Representative hematoxylin-and-eosin-stained lung sections from MMP-9KO (A to C) and FVB wild-type (D to F) mice at day 60 of infection with M. tuberculosis. In panel A, arrows point to perivascular accumulations of cells that are predominately lymphocytes. There is trapping of cells in the perivascular connective tissue that compresses the surrounding parenchyma with intact septal walls. The leading edge of the lesion is sharply demarcated from the parenchyma (panel B, arrow) where there is infiltration of intact interalveolar septa by lymphocytes (panel C, arrows).

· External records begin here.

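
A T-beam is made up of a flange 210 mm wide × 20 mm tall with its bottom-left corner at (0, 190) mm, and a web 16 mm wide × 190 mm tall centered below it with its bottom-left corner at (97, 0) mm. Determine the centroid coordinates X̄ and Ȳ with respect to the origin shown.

web: A = 16 × 190 = 3040.00, centroid at (105.00, 95.00).
flange: A = 210 × 20 = 4200.00, centroid at (105.00, 200.00).
ΣA = 7240.00 mm², ΣAX̄ = 760200.00 mm³, ΣAȲ = 1128800.00 mm³.
X̄ = 760200.00/7240.00 = 105.00 mm; Ȳ = 1128800.00/7240.00 = 155.91 mm.

X̄ = 105.00 mm, Ȳ = 155.91 mm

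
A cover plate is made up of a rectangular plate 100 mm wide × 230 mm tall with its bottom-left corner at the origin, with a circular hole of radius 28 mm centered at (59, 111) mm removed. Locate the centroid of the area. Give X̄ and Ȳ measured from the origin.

plate: A = 100 × 230 = 23000.00, centroid at (50.00, 115.00).
hole: A = −π·28² = -2463.01, centroid at (59.00, 111.00).
ΣA = 20536.99 mm²
ΣAX̄ = (23000.00)(50.00) + (-2463.01)(59.00) = 1004682.49 mm³
ΣAȲ = (23000.00)(115.00) + (-2463.01)(111.00) = 2371606.04 mm³
X̄ = 1004682.49 / 20536.99 = 48.92 mm
Ȳ = 2371606.04 / 20536.99 = 115.48 mm

X̄ = 48.92 mm, Ȳ = 115.48 mm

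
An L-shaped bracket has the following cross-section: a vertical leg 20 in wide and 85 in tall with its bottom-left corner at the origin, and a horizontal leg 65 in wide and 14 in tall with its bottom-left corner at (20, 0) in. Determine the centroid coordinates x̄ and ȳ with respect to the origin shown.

x̄ = 24.82 in, ȳ = 30.12 in

Part | A | x̄ᵢ | ȳᵢ | A·x̄ᵢ | A·ȳᵢ
vertical leg | 1700.00 | 10.00 | 42.50 | 17000.00 | 72250.00
horizontal leg | 910.00 | 52.50 | 7.00 | 47775.00 | 6370.00
Σ | 2610.00 |  |  | 64775.00 | 78620.00
x̄ = 64775.00 / 2610.00 = 24.82 in
ȳ = 78620.00 / 2610.00 = 30.12 in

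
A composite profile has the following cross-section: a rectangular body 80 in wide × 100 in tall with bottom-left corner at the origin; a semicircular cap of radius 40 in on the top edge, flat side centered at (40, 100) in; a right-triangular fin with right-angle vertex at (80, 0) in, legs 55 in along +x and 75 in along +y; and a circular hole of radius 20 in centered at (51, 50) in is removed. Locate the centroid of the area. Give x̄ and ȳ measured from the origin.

x̄ = 49.41 in, ȳ = 60.32 in

rectangular body: A = 80 × 100 = 8000.00, centroid at (40.00, 50.00).
semicircular top: A = ½π·40² = 2513.27, centroid at (40.00, 116.98).
triangular fin: A = ½·55·75 = 2062.50, centroid at (98.33, 25.00).
hole: A = −π·20² = -1256.64, centroid at (51.00, 50.00).
ΣA = 11319.14 in², ΣAx̄ = 559254.97 in³, ΣAȳ = 682724.73 in³.
x̄ = 559254.97/11319.14 = 49.41 in; ȳ = 682724.73/11319.14 = 60.32 in.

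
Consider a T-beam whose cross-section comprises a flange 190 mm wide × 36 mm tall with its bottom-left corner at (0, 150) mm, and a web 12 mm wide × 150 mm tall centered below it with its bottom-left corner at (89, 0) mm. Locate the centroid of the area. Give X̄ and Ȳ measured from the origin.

X̄ = 95.00 mm, Ȳ = 148.62 mm

web: A = 12 × 150 = 1800.00, centroid at (95.00, 75.00).
flange: A = 190 × 36 = 6840.00, centroid at (95.00, 168.00).
ΣA = 8640.00 mm²
ΣAX̄ = (1800.00)(95.00) + (6840.00)(95.00) = 820800.00 mm³
ΣAȲ = (1800.00)(75.00) + (6840.00)(168.00) = 1284120.00 mm³
X̄ = 820800.00 / 8640.00 = 95.00 mm
Ȳ = 1284120.00 / 8640.00 = 148.62 mm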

In contrast, the FVB wild-type lesion in panel D is expansive and effaces the architecture to the parenchyma (arrow in panel D) such that epithelioid macrophages, fewer lymphocytes, granulocytes, and cells consistent with dendritic cells replace alveolar septal walls and alveolar spaces. The leading edge of the lesion (panel E, arrow) is composed predominately of lymphocytes that are shown at higher magnification in panel F (arrow). The perilesional parenchyma is attenuated such that alveolar septal walls and alveolar spaces are ill defined. The total magnification of panels A and D is ×89, of panels B and E is ×178, and of panels C and F is ×356.

FIG. 8.

MMP-9 is required for macrophage recruitment in the lungs of M. tuberculosis-infected mice. (A) By day 30 of the infection and throughout the course of infection, the total number of macrophages was decreased in the lungs of the MMP-9KO mice compared to the wild-type FVB mice. (B) There was no difference in T-cell numbers over the course of infection between the two mouse strains. (C) The level of MCP-1 in the lungs of the FVB mice was significantly increased at days 40 and 90. Circles, MMP-9KO mice; squares, FVB mice. Data are expressed as the mean (n = 5 mice) ± standard deviation. P values were calculated using Student's t test comparing FVB with MMP-9KO mice at each time point; **, P < 0.01.